Él sabe que algo busca.
Pero entre la traición, el deseo y los secretos que los rodean, pronto descubrirán que hay batallas donde no existen ganadores, solo corazones condenados.
Capítulo 1
Juliette Moreau
»Procura no fallar. Ese trabajo tiene que ser tuyo. Ya sabes cómo actuar.
Las manos me tiemblan mientras leo el mensaje que me acaba de llegar.
No es suficiente que sienta el sudor recorriendo todo mi cuerpo mientras avanzo por el lobby reluciente de esta inmobiliaria de alto nivel, Albert Myers tiene que hacerme la vida de cuadros justo antes de la entrevista.
Respiro profundo y trato de no hacer caso al temblor que no puedo controlar. No puedo mostrarme nerviosa si de verdad quiero este empleo, pero eso parece ignorarlo el tipo que me obliga a estar aquí.
El café en mi mano se siente tibio, casi frío, pero no puedo tomarlo. Si lo hago, probablemente termine vomitándolo poco después, entre la ansiedad que me consume y los retortijones de mi estómago. Por esa misma razón, ni siquiera consideré el desayuno.
«Aunque tampoco tengo apetito. No lo he tenido desde que él se la llevó».
Avanzo hasta al ascensor, sin mirar siquiera por dónde voy. Solo estoy pendiente de la hora, y de ese mensaje que sigue presente en la pantalla de mi móvil, recordándome que no puedo fallar.
Estoy aquí para conseguir el empleo. Tengo que ser la secretaria de Aston Myers, el CEO de esta inmobiliaria, un hombre de aspecto enigmático, mirada despiadada y humor inexistente.

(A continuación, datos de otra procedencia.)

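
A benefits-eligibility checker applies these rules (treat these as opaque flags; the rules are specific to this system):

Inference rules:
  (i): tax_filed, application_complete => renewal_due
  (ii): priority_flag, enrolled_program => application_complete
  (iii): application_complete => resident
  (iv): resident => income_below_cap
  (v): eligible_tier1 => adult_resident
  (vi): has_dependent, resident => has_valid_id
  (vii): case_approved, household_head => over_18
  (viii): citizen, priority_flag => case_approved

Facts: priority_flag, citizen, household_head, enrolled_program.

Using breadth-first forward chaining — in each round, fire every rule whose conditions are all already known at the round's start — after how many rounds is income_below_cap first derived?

3

[1] (ii) [priority_flag, enrolled_program => application_complete]; (viii) [citizen, priority_flag => case_approved]. ⇒ new: application_complete, case_approved.
[2] (iii) [application_complete => resident]; (vii) [case_approved, household_head => over_18]. ⇒ new: resident, over_18.
[3] (iv) [resident => income_below_cap]. ⇒ new: income_below_cap.
income_below_cap first appears in round 3.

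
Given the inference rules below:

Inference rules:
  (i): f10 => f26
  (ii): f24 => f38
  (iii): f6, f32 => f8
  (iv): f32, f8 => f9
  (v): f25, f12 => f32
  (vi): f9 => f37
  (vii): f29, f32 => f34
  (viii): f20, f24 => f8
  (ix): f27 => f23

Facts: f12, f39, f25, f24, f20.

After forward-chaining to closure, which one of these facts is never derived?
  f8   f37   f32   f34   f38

[1] (ii) [f24 => f38]; (v) [f25, f12 => f32]; (viii) [f20, f24 => f8]. ⇒ new: f38, f32, f8.
[2] (iv) [f32, f8 => f9]. ⇒ new: f9.
[3] (vi) [f9 => f37]. ⇒ new: f37.
Derived: f37 (round 3), f8 (round 1), f38 (round 1), f32 (round 1). f34 never appears in any round.

f34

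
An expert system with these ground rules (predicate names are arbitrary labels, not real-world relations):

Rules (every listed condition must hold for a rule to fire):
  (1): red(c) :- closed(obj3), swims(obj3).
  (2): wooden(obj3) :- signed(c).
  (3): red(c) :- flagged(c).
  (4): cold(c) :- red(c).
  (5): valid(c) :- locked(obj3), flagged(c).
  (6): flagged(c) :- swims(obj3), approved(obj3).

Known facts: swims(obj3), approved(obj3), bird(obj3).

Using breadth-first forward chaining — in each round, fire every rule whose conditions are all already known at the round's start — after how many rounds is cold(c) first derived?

3

Round 1: (6) [flagged(c) :- swims(obj3), approved(obj3).]. New: flagged(c).
Round 2: (3) [red(c) :- flagged(c).]. New: red(c).
Round 3: (4) [cold(c) :- red(c).]. New: cold(c).
cold(c) first appears in round 3.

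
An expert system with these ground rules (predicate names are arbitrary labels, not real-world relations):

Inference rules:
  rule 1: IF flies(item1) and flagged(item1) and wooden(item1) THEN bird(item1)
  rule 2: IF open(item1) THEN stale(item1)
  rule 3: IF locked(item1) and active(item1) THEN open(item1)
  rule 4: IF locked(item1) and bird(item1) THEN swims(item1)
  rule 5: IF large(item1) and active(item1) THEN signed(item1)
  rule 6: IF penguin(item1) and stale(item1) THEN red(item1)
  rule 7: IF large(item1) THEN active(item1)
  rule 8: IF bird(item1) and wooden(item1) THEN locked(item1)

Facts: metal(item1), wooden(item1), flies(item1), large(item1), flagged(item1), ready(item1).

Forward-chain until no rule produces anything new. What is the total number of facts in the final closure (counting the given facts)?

Round 1: rule 1 [IF flies(item1) and flagged(item1) and wooden(item1) THEN bird(item1)]; rule 7 [IF large(item1) THEN active(item1)]. Adds bird(item1), active(item1).
Round 2: rule 5 [IF large(item1) and active(item1) THEN signed(item1)]; rule 8 [IF bird(item1) and wooden(item1) THEN locked(item1)]. Adds signed(item1), locked(item1).
Round 3: rule 3 [IF locked(item1) and active(item1) THEN open(item1)]; rule 4 [IF locked(item1) and bird(item1) THEN swims(item1)]. Adds open(item1), swims(item1).
Round 4: rule 2 [IF open(item1) THEN stale(item1)]. Adds stale(item1).
Closure: {active(item1), bird(item1), flagged(item1), flies(item1), large(item1), locked(item1), metal(item1), open(item1), ready(item1), signed(item1), stale(item1), swims(item1), wooden(item1)} — 13 facts.

13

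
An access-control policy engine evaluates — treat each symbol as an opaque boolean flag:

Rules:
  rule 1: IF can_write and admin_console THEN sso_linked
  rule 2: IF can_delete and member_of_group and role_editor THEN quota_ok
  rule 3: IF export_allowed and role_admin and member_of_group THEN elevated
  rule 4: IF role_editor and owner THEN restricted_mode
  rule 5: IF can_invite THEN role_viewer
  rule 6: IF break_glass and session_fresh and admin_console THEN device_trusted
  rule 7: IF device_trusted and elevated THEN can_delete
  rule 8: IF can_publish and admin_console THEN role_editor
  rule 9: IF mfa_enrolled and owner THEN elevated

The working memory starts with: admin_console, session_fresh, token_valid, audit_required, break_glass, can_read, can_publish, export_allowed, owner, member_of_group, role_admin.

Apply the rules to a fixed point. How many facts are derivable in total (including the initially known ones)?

Round 1: rule 3 [IF export_allowed and role_admin and member_of_group THEN elevated]; rule 6 [IF break_glass and session_fresh and admin_console THEN device_trusted]; rule 8 [IF can_publish and admin_console THEN role_editor]. Adds elevated, device_trusted, role_editor.
Round 2: rule 4 [IF role_editor and owner THEN restricted_mode]; rule 7 [IF device_trusted and elevated THEN can_delete]. Adds restricted_mode, can_delete.
Round 3: rule 2 [IF can_delete and member_of_group and role_editor THEN quota_ok]. Adds quota_ok.
Closure: {admin_console, audit_required, break_glass, can_delete, can_publish, can_read, device_trusted, elevated, export_allowed, member_of_group, owner, quota_ok, restricted_mode, role_admin, role_editor, session_fresh, token_valid} — 17 facts.

17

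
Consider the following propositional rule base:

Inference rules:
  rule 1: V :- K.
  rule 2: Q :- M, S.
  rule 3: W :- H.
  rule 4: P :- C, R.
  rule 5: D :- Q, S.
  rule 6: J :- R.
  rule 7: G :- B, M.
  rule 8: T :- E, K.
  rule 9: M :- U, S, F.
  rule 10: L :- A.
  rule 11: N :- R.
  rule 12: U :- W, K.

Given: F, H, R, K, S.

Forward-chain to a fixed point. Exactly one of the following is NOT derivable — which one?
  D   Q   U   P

Round 1: rule 1 [V :- K.]; rule 3 [W :- H.]; rule 6 [J :- R.]; rule 11 [N :- R.]. New: V, W, J, N.
Round 2: rule 12 [U :- W, K.]. New: U.
Round 3: rule 9 [M :- U, S, F.]. New: M.
Round 4: rule 2 [Q :- M, S.]. New: Q.
Round 5: rule 5 [D :- Q, S.]. New: D.
Derived: U (round 2), D (round 5), Q (round 4). P never appears in any round.

P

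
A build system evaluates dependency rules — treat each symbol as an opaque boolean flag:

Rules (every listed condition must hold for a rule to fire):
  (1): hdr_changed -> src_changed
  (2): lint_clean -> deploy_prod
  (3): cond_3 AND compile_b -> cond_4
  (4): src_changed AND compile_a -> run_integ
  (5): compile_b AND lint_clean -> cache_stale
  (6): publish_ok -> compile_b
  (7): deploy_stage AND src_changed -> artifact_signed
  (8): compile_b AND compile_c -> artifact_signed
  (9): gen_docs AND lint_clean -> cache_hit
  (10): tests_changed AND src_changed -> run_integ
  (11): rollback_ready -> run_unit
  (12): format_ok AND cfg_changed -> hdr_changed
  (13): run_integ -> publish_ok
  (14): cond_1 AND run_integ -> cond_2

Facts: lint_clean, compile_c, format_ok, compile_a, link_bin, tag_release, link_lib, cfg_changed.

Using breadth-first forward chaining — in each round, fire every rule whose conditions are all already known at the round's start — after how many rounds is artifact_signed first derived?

6

Round 1 — (2), (12), derive deploy_prod, hdr_changed.
Round 2 — (1), derive src_changed.
Round 3 — (4), derive run_integ.
Round 4 — (13), derive publish_ok.
Round 5 — (6), derive compile_b.
Round 6 — (5), (8), derive cache_stale, artifact_signed.
artifact_signed first appears in round 6.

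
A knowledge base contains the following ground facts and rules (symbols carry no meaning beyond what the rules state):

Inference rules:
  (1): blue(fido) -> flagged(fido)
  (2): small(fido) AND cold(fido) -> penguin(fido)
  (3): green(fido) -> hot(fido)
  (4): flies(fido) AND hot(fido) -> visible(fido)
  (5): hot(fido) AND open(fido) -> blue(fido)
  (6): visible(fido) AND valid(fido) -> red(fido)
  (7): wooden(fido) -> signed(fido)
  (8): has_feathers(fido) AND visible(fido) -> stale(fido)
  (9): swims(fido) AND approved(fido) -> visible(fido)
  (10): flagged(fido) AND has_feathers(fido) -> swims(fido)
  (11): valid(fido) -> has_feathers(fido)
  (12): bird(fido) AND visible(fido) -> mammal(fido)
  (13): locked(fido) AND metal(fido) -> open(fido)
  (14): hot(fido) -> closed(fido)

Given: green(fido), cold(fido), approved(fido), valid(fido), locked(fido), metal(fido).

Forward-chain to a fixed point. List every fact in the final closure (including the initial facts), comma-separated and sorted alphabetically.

[1] (3) [green(fido) -> hot(fido)]; (11) [valid(fido) -> has_feathers(fido)]; (13) [locked(fido) AND metal(fido) -> open(fido)]. ⇒ new: hot(fido), has_feathers(fido), open(fido).
[2] (5) [hot(fido) AND open(fido) -> blue(fido)]; (14) [hot(fido) -> closed(fido)]. ⇒ new: blue(fido), closed(fido).
[3] (1) [blue(fido) -> flagged(fido)]. ⇒ new: flagged(fido).
[4] (10) [flagged(fido) AND has_feathers(fido) -> swims(fido)]. ⇒ new: swims(fido).
[5] (9) [swims(fido) AND approved(fido) -> visible(fido)]. ⇒ new: visible(fido).
[6] (6) [visible(fido) AND valid(fido) -> red(fido)]; (8) [has_feathers(fido) AND visible(fido) -> stale(fido)]. ⇒ new: red(fido), stale(fido).

approved(fido), blue(fido), closed(fido), cold(fido), flagged(fido), green(fido), has_feathers(fido), hot(fido), locked(fido), metal(fido), open(fido), red(fido), stale(fido), swims(fido), valid(fido), visible(fido)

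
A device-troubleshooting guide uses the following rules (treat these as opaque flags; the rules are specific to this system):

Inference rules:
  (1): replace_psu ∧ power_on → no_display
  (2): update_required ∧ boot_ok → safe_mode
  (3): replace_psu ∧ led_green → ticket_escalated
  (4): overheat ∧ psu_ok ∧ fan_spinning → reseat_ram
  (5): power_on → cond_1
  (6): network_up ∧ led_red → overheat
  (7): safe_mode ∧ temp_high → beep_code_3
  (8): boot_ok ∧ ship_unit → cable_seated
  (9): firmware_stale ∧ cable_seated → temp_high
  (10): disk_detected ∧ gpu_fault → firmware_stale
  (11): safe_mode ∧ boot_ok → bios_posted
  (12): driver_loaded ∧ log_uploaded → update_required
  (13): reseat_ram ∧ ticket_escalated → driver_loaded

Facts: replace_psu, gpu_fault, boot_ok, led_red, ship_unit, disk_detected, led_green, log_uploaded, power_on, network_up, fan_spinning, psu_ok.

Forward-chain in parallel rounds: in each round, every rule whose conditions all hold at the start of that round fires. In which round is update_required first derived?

Round 1 — (1), (3), (5), (6), (8), (10), derive no_display, ticket_escalated, cond_1, overheat, cable_seated, firmware_stale.
Round 2 — (4), (9), derive reseat_ram, temp_high.
Round 3 — (13), derive driver_loaded.
Round 4 — (12), derive update_required.
update_required first appears in round 4.

4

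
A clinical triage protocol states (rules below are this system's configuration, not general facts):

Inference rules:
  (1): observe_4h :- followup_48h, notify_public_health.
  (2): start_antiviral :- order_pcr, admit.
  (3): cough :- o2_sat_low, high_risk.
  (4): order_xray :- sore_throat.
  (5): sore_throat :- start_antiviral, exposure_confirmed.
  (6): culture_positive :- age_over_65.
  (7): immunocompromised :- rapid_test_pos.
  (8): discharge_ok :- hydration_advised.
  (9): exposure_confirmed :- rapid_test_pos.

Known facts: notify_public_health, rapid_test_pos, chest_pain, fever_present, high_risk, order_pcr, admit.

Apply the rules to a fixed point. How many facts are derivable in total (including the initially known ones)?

12

Round 1: (2) [start_antiviral :- order_pcr, admit.]; (7) [immunocompromised :- rapid_test_pos.]; (9) [exposure_confirmed :- rapid_test_pos.]. New: start_antiviral, immunocompromised, exposure_confirmed.
Round 2: (5) [sore_throat :- start_antiviral, exposure_confirmed.]. New: sore_throat.
Round 3: (4) [order_xray :- sore_throat.]. New: order_xray.
Closure: {admit, chest_pain, exposure_confirmed, fever_present, high_risk, immunocompromised, notify_public_health, order_pcr, order_xray, rapid_test_pos, sore_throat, start_antiviral} — 12 facts.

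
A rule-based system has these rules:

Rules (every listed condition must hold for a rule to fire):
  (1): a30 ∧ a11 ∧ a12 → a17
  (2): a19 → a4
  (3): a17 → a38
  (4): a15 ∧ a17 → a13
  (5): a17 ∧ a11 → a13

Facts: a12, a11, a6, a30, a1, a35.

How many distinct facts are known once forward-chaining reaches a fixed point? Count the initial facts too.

Round 1 — (1), derive a17.
Round 2 — (3), (5), derive a38, a13.
Closure: {a1, a11, a12, a13, a17, a30, a35, a38, a6} — 9 facts.

9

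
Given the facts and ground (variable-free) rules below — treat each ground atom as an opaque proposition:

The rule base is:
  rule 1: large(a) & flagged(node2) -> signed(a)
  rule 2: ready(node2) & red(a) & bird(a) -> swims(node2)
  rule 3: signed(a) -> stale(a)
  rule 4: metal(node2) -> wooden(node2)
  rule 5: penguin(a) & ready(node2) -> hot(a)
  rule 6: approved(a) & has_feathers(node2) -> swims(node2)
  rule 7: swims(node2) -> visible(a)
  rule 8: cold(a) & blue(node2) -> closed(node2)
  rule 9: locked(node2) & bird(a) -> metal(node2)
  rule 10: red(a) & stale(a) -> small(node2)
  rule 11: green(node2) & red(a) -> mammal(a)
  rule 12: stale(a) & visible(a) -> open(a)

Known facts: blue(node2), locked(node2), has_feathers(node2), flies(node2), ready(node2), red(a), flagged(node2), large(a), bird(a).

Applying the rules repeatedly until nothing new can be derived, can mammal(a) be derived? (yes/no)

no

Round 1 — rule 1, rule 2, rule 9, derive signed(a), swims(node2), metal(node2).
Round 2 — rule 3, rule 4, rule 7, derive stale(a), wooden(node2), visible(a).
Round 3 — rule 10, rule 12, derive small(node2), open(a).
Fixed point reached. mammal(a) is concluded only by rule 11; rule 11 needs green(node2) (never derived).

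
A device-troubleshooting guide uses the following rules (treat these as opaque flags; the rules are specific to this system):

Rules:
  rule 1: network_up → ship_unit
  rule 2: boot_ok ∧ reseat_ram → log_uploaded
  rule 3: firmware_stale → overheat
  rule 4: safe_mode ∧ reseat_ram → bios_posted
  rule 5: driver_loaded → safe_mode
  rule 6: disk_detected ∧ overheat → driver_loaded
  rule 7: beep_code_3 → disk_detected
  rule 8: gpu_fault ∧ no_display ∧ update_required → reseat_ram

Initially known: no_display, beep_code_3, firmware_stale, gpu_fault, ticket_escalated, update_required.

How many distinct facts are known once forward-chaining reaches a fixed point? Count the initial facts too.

Round 1: rule 3 [firmware_stale → overheat]; rule 7 [beep_code_3 → disk_detected]; rule 8 [gpu_fault ∧ no_display ∧ update_required → reseat_ram]. New: overheat, disk_detected, reseat_ram.
Round 2: rule 6 [disk_detected ∧ overheat → driver_loaded]. New: driver_loaded.
Round 3: rule 5 [driver_loaded → safe_mode]. New: safe_mode.
Round 4: rule 4 [safe_mode ∧ reseat_ram → bios_posted]. New: bios_posted.
Closure: {beep_code_3, bios_posted, disk_detected, driver_loaded, firmware_stale, gpu_fault, no_display, overheat, reseat_ram, safe_mode, ticket_escalated, update_required} — 12 facts.

12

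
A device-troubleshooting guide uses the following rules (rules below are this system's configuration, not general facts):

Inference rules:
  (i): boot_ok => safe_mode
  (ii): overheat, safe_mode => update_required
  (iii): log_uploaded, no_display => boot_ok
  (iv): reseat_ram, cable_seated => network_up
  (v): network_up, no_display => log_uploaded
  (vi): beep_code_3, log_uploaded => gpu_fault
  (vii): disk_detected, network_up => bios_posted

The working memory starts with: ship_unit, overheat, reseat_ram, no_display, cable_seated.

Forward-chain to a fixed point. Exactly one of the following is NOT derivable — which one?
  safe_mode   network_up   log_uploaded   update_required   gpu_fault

gpu_fault

[1] (iv) [reseat_ram, cable_seated => network_up]. ⇒ new: network_up.
[2] (v) [network_up, no_display => log_uploaded]. ⇒ new: log_uploaded.
[3] (iii) [log_uploaded, no_display => boot_ok]. ⇒ new: boot_ok.
[4] (i) [boot_ok => safe_mode]. ⇒ new: safe_mode.
[5] (ii) [overheat, safe_mode => update_required]. ⇒ new: update_required.
Derived: network_up (round 1), update_required (round 5), log_uploaded (round 2), safe_mode (round 4). gpu_fault never appears in any round.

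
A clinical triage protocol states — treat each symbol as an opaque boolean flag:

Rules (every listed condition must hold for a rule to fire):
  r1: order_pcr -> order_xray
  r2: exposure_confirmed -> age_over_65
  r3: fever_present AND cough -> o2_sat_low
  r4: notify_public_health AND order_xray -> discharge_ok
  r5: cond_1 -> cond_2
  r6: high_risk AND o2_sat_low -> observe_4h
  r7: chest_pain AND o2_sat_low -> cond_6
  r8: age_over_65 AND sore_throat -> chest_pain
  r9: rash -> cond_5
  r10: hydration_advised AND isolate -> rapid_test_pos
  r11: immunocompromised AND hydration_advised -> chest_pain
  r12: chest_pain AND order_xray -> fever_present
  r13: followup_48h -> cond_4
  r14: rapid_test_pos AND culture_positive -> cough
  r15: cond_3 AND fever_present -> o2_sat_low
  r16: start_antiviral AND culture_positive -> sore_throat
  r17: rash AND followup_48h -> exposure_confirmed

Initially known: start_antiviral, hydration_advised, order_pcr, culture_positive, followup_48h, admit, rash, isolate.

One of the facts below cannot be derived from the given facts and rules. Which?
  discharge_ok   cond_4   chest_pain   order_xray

Round 1: r1 [order_pcr -> order_xray]; r9 [rash -> cond_5]; r10 [hydration_advised AND isolate -> rapid_test_pos]; r13 [followup_48h -> cond_4]; r16 [start_antiviral AND culture_positive -> sore_throat]; r17 [rash AND followup_48h -> exposure_confirmed]. Adds order_xray, cond_5, rapid_test_pos, cond_4, sore_throat, exposure_confirmed.
Round 2: r2 [exposure_confirmed -> age_over_65]; r14 [rapid_test_pos AND culture_positive -> cough]. Adds age_over_65, cough.
Round 3: r8 [age_over_65 AND sore_throat -> chest_pain]. Adds chest_pain.
Round 4: r12 [chest_pain AND order_xray -> fever_present]. Adds fever_present.
Round 5: r3 [fever_present AND cough -> o2_sat_low]. Adds o2_sat_low.
Round 6: r7 [chest_pain AND o2_sat_low -> cond_6]. Adds cond_6.
Derived: chest_pain (round 3), order_xray (round 1), cond_4 (round 1). discharge_ok never appears in any round.

discharge_ok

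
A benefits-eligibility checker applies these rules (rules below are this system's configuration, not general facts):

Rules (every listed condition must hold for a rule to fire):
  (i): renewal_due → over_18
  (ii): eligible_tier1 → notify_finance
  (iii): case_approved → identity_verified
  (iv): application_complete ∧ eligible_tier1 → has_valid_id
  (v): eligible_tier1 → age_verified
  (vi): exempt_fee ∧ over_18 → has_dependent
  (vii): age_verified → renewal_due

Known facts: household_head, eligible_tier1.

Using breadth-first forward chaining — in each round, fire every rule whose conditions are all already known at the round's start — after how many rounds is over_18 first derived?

Round 1 — (ii), (v), derive notify_finance, age_verified.
Round 2 — (vii), derive renewal_due.
Round 3 — (i), derive over_18.
over_18 first appears in round 3.

3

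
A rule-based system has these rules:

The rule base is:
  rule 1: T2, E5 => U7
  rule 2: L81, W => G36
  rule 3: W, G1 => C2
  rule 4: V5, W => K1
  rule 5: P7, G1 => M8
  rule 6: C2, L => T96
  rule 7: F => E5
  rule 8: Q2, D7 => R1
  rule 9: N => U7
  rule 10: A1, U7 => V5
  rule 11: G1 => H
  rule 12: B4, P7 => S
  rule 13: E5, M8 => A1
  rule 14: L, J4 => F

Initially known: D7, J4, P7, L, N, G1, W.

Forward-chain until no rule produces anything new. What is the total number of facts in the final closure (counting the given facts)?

17

[1] rule 3 [W, G1 => C2]; rule 5 [P7, G1 => M8]; rule 9 [N => U7]; rule 11 [G1 => H]; rule 14 [L, J4 => F]. ⇒ new: C2, M8, U7, H, F.
[2] rule 6 [C2, L => T96]; rule 7 [F => E5]. ⇒ new: T96, E5.
[3] rule 13 [E5, M8 => A1]. ⇒ new: A1.
[4] rule 10 [A1, U7 => V5]. ⇒ new: V5.
[5] rule 4 [V5, W => K1]. ⇒ new: K1.
Closure: {A1, C2, D7, E5, F, G1, H, J4, K1, L, M8, N, P7, T96, U7, V5, W} — 17 facts.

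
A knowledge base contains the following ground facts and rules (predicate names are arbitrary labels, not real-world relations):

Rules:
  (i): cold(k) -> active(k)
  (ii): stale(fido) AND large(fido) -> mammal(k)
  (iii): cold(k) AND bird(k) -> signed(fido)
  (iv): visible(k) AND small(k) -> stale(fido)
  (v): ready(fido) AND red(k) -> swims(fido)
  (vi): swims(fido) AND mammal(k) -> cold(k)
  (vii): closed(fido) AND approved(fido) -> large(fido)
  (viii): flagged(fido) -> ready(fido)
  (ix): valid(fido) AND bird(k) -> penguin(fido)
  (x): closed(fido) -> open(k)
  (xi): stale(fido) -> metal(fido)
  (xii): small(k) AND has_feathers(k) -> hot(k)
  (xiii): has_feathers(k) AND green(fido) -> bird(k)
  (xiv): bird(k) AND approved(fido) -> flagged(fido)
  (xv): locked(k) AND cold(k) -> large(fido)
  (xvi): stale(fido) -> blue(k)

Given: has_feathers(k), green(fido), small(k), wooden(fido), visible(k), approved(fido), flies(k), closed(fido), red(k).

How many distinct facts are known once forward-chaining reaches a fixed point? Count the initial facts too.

23

Round 1 — (iv), (vii), (x), (xii), (xiii), derive stale(fido), large(fido), open(k), hot(k), bird(k).
Round 2 — (ii), (xi), (xiv), (xvi), derive mammal(k), metal(fido), flagged(fido), blue(k).
Round 3 — (viii), derive ready(fido).
Round 4 — (v), derive swims(fido).
Round 5 — (vi), derive cold(k).
Round 6 — (i), (iii), derive active(k), signed(fido).
Closure: {active(k), approved(fido), bird(k), blue(k), closed(fido), cold(k), flagged(fido), flies(k), green(fido), has_feathers(k), hot(k), large(fido), mammal(k), metal(fido), open(k), ready(fido), red(k), signed(fido), small(k), stale(fido), swims(fido), visible(k), wooden(fido)} — 23 facts.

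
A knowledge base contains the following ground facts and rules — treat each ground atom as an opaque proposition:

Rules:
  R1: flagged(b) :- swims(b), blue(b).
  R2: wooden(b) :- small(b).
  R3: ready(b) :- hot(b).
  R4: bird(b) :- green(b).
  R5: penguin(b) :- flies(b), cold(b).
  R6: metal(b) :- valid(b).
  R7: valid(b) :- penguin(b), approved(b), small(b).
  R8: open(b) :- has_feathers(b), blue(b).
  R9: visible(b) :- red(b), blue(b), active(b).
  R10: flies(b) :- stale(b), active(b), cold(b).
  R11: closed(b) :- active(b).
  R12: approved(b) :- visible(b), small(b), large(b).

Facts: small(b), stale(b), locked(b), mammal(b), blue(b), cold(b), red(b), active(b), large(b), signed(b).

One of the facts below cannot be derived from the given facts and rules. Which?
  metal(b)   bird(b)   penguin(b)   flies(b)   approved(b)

Round 1: R2 [wooden(b) :- small(b).]; R9 [visible(b) :- red(b), blue(b), active(b).]; R10 [flies(b) :- stale(b), active(b), cold(b).]; R11 [closed(b) :- active(b).]. Adds wooden(b), visible(b), flies(b), closed(b).
Round 2: R5 [penguin(b) :- flies(b), cold(b).]; R12 [approved(b) :- visible(b), small(b), large(b).]. Adds penguin(b), approved(b).
Round 3: R7 [valid(b) :- penguin(b), approved(b), small(b).]. Adds valid(b).
Round 4: R6 [metal(b) :- valid(b).]. Adds metal(b).
Derived: penguin(b) (round 2), approved(b) (round 2), flies(b) (round 1), metal(b) (round 4). bird(b) never appears in any round.

bird(b)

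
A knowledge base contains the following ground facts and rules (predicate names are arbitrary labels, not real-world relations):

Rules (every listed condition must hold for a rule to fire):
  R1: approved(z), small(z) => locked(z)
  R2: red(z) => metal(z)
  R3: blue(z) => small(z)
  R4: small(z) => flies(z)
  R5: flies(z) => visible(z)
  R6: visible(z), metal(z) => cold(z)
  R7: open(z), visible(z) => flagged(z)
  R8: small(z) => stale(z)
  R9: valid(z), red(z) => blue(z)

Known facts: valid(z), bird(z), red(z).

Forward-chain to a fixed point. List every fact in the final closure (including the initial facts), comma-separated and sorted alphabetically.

bird(z), blue(z), cold(z), flies(z), metal(z), red(z), small(z), stale(z), valid(z), visible(z)

[1] R2 [red(z) => metal(z)]; R9 [valid(z), red(z) => blue(z)]. ⇒ new: metal(z), blue(z).
[2] R3 [blue(z) => small(z)]. ⇒ new: small(z).
[3] R4 [small(z) => flies(z)]; R8 [small(z) => stale(z)]. ⇒ new: flies(z), stale(z).
[4] R5 [flies(z) => visible(z)]. ⇒ new: visible(z).
[5] R6 [visible(z), metal(z) => cold(z)]. ⇒ new: cold(z).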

El hijo pródigo del maldito que me tiene amenazada.
«Sin presiones», susurro irónicamente.
Levanto la mirada y veo las puertas del ascensor abiertas. Un vistazo a mi reloj me avisa que ya debo subir o llegaré tarde.
Corro. No puedo quedarme aquí y esperar a que vuelva a bajar esta caja metálica. Casi entro en pánico al ver que las puertas se están cerrando.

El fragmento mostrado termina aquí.